Monday, May 07, 2012

The art of travelling

Fumay sur Meuse - photo taken with pinhole camera

Montaigne loved travelling, albeit only because it gave him the opportunity to ride his horse. Usually he travelled for practical purposes. For his work (he has been a judge); for political missions in order of the king; for visiting friends; because he had something to do in Paris; and who knows for what other reasons. In 1580 Montaigne decided to make a long journey without a special purpose but only for the pleasure of travelling.
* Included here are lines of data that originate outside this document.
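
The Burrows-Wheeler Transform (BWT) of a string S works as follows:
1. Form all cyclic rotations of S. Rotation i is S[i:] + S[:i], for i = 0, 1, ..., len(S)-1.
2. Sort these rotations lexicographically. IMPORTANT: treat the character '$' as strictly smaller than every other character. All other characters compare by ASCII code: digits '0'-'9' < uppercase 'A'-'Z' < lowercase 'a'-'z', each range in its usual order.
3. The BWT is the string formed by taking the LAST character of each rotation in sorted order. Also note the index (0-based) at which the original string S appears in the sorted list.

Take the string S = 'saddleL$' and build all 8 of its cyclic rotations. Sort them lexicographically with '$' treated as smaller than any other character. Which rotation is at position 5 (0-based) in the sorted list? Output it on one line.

Answer: eL$saddl

Derivation:
All 8 rotations (rotation i = S[i:]+S[:i]):
  rot[0] = saddleL$
  rot[1] = addleL$s
  rot[2] = ddleL$sa
  rot[3] = dleL$sad
  rot[4] = leL$sadd
  rot[5] = eL$saddl
  rot[6] = L$saddle
  rot[7] = $saddleL
Sorted (with $ < everything):
  sorted[0] = $saddleL
  sorted[1] = L$saddle
  sorted[2] = addleL$s
  sorted[3] = ddleL$sa
  sorted[4] = dleL$sad
  sorted[5] = eL$saddl
  sorted[6] = leL$sadd
  sorted[7] = saddleL$
sorted[5] = eL$saddl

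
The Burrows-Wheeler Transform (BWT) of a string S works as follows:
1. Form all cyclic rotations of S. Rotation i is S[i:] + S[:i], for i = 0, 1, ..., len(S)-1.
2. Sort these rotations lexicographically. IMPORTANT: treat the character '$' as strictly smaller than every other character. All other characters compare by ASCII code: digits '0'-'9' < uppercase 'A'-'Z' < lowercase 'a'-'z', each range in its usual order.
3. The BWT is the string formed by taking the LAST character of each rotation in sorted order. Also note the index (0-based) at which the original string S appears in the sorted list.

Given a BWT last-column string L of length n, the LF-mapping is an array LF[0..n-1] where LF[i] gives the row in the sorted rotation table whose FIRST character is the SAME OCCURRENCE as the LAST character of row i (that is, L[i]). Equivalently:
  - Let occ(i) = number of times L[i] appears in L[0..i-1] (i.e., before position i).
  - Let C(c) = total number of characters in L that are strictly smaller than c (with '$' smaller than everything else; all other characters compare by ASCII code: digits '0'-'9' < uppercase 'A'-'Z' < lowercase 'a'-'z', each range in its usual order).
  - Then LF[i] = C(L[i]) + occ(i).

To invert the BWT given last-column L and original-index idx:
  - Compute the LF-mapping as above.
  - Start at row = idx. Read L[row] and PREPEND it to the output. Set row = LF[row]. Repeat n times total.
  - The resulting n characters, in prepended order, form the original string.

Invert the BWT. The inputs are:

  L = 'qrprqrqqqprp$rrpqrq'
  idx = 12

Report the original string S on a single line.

Answer: rppqqqqprqrrpqrrrq$

Derivation:
LF mapping: 5 12 1 13 6 14 7 8 9 2 15 3 0 16 17 4 10 18 11
Walk LF starting at row 12, prepending L[row]:
  step 1: row=12, L[12]='$', prepend. Next row=LF[12]=0
  step 2: row=0, L[0]='q', prepend. Next row=LF[0]=5
  step 3: row=5, L[5]='r', prepend. Next row=LF[5]=14
  step 4: row=14, L[14]='r', prepend. Next row=LF[14]=17
  step 5: row=17, L[17]='r', prepend. Next row=LF[17]=18
  step 6: row=18, L[18]='q', prepend. Next row=LF[18]=11
  step 7: row=11, L[11]='p', prepend. Next row=LF[11]=3
  step 8: row=3, L[3]='r', prepend. Next row=LF[3]=13
  step 9: row=13, L[13]='r', prepend. Next row=LF[13]=16
  step 10: row=16, L[16]='q', prepend. Next row=LF[16]=10
  step 11: row=10, L[10]='r', prepend. Next row=LF[10]=15
  step 12: row=15, L[15]='p', prepend. Next row=LF[15]=4
  step 13: row=4, L[4]='q', prepend. Next row=LF[4]=6
  step 14: row=6, L[6]='q', prepend. Next row=LF[6]=7
  step 15: row=7, L[7]='q', prepend. Next row=LF[7]=8
  step 16: row=8, L[8]='q', prepend. Next row=LF[8]=9
  step 17: row=9, L[9]='p', prepend. Next row=LF[9]=2
  step 18: row=2, L[2]='p', prepend. Next row=LF[2]=1
  step 19: row=1, L[1]='r', prepend. Next row=LF[1]=12
Reversed output: rppqqqqprqrrpqrrrq$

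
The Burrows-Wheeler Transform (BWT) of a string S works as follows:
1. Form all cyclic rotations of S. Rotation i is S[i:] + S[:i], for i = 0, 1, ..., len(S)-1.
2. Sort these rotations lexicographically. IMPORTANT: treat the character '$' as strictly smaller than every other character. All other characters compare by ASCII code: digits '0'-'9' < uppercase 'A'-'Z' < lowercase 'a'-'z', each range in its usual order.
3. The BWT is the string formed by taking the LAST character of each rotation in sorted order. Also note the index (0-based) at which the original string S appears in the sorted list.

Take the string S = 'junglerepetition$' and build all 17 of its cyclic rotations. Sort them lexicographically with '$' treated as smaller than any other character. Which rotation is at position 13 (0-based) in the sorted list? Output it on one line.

Answer: repetition$jungle

Derivation:
All 17 rotations (rotation i = S[i:]+S[:i]):
  rot[0] = junglerepetition$
  rot[1] = unglerepetition$j
  rot[2] = nglerepetition$ju
  rot[3] = glerepetition$jun
  rot[4] = lerepetition$jung
  rot[5] = erepetition$jungl
  rot[6] = repetition$jungle
  rot[7] = epetition$jungler
  rot[8] = petition$junglere
  rot[9] = etition$junglerep
  rot[10] = tition$junglerepe
  rot[11] = ition$junglerepet
  rot[12] = tion$junglerepeti
  rot[13] = ion$junglerepetit
  rot[14] = on$junglerepetiti
  rot[15] = n$junglerepetitio
  rot[16] = $junglerepetition
Sorted (with $ < everything):
  sorted[0] = $junglerepetition
  sorted[1] = epetition$jungler
  sorted[2] = erepetition$jungl
  sorted[3] = etition$junglerep
  sorted[4] = glerepetition$jun
  sorted[5] = ion$junglerepetit
  sorted[6] = ition$junglerepet
  sorted[7] = junglerepetition$
  sorted[8] = lerepetition$jung
  sorted[9] = n$junglerepetitio
  sorted[10] = nglerepetition$ju
  sorted[11] = on$junglerepetiti
  sorted[12] = petition$junglere
  sorted[13] = repetition$jungle
  sorted[14] = tion$junglerepeti
  sorted[15] = tition$junglerepe
  sorted[16] = unglerepetition$j
sorted[13] = repetition$jungle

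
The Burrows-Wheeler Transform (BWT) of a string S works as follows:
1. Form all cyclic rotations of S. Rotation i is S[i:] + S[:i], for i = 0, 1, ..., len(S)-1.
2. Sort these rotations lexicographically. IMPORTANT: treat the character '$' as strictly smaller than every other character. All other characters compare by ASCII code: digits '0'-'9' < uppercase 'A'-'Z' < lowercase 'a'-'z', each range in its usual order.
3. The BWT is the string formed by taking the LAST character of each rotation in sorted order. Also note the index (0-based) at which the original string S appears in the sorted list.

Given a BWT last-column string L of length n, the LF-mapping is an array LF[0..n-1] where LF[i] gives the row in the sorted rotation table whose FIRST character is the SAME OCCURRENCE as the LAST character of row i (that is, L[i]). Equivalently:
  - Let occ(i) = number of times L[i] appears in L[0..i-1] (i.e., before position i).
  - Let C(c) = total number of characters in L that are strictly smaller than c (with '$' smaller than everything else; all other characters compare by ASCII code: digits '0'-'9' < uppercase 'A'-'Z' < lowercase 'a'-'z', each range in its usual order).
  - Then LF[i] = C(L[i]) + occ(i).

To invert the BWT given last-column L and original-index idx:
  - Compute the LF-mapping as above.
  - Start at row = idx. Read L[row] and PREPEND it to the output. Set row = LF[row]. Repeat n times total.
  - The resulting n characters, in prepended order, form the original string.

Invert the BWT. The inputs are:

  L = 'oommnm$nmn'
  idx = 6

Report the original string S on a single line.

LF mapping: 8 9 1 2 5 3 0 6 4 7
Walk LF starting at row 6, prepending L[row]:
  step 1: row=6, L[6]='$', prepend. Next row=LF[6]=0
  step 2: row=0, L[0]='o', prepend. Next row=LF[0]=8
  step 3: row=8, L[8]='m', prepend. Next row=LF[8]=4
  step 4: row=4, L[4]='n', prepend. Next row=LF[4]=5
  step 5: row=5, L[5]='m', prepend. Next row=LF[5]=3
  step 6: row=3, L[3]='m', prepend. Next row=LF[3]=2
  step 7: row=2, L[2]='m', prepend. Next row=LF[2]=1
  step 8: row=1, L[1]='o', prepend. Next row=LF[1]=9
  step 9: row=9, L[9]='n', prepend. Next row=LF[9]=7
  step 10: row=7, L[7]='n', prepend. Next row=LF[7]=6
Reversed output: nnommmnmo$

Answer: nnommmnmo$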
The travel would last more than one year and five months and it would bring him to Northern France, then to Basel, Augsburg and Munich, to Florence and to Rome, before he was called back to Bordeaux, where he had been appointed mayor. Montaigne did not travel alone but with a company of friends, his youngest brother and servants, although he was “the leader of the gang”. But it had a big influence on his trip, for had he travelled alone, maybe he would have gone to Krakow in Poland, or to Greece, as he wrote in his diary, or to another place far away. But his fellow travellers were against it. This didn’t imply that he passed only well-trodden paths and visited only famous towns, for Montaigne did not look for tourist attractions that everybody knows. As Stefan Zweig writes in his essay on Montaigne: “when a place is very well known, he preferred to avoid it, because other persons, too many of them, had already seen and described it” (from the French edition: Montaigne, PUF, 1982, p. 105). Even more, he also avoided his compatriots abroad, for he knew them already well. No, when Montaigne travelled, he looked for what was different, for what was unknown to him. And he didn’t do it for rejecting it and for experiencing how superior his own way of life was. On the contrary, he was curious to see how other people lived and what their solutions for the daily problems were, hoping that he could learn from them. So, once he regretted that he did not have taken his cook with him, so that he could learn new recipes.
And why not? When I talk with other people about travelling, they often say: “Have you seen this?”, “Have you been there?”, when I tell them that I have recently been to Nancy or Oslo, or have made a tour through Hungary. They name a certain place or church or way of art that is famous there, if not well-known to “everybody” in the world, and are surprised if I say “No”. What kind of traveller am I, I see them thinking, that I failed to go there? That I failed to see what is “really” valuable? And yes, I must admit that I failed to see it and a lot more. But I did not fail to see what they failed to see: odd and ugly places that are really not worth a visit when you need not to be there, places that really are not “worth the detour”, to quote the words of the Michelin guides. Places where daily life takes place but that are just for that reason interesting to visit. And places beautiful in their simplicity and because they are just there, often full of details, which would make them “worth the detour”, if everybody knew about it. However, do not misunderstand me. I do not say that what others visit and like to see is not worth the visit. What I want to say is that there are also other ways of travelling; ways that are as valuable as looking for the sublime (or lying on the beach, to mention another thing). I am working on a photo project, which is photographing towns along a river with the river with a so-called pinhole camera. Once I followed a part of the Meuse, a river that begins in North-eastern France and ends near Rotterdam in the Netherlands. But when you want to make a picture of a town with the river you must be on the opposite bank in most cases, for most towns are only on one side of the river. And this trip brought me to many little but often beautiful towns, known almost only to its inhabitants, like Schayn, Yvoir, Chooz or Fumay. It brought me to places where a normal tourist would never come, like the industrial area of Herstal near Liege, or in the bush across a town the name of which I have forgotten. And I enjoy it.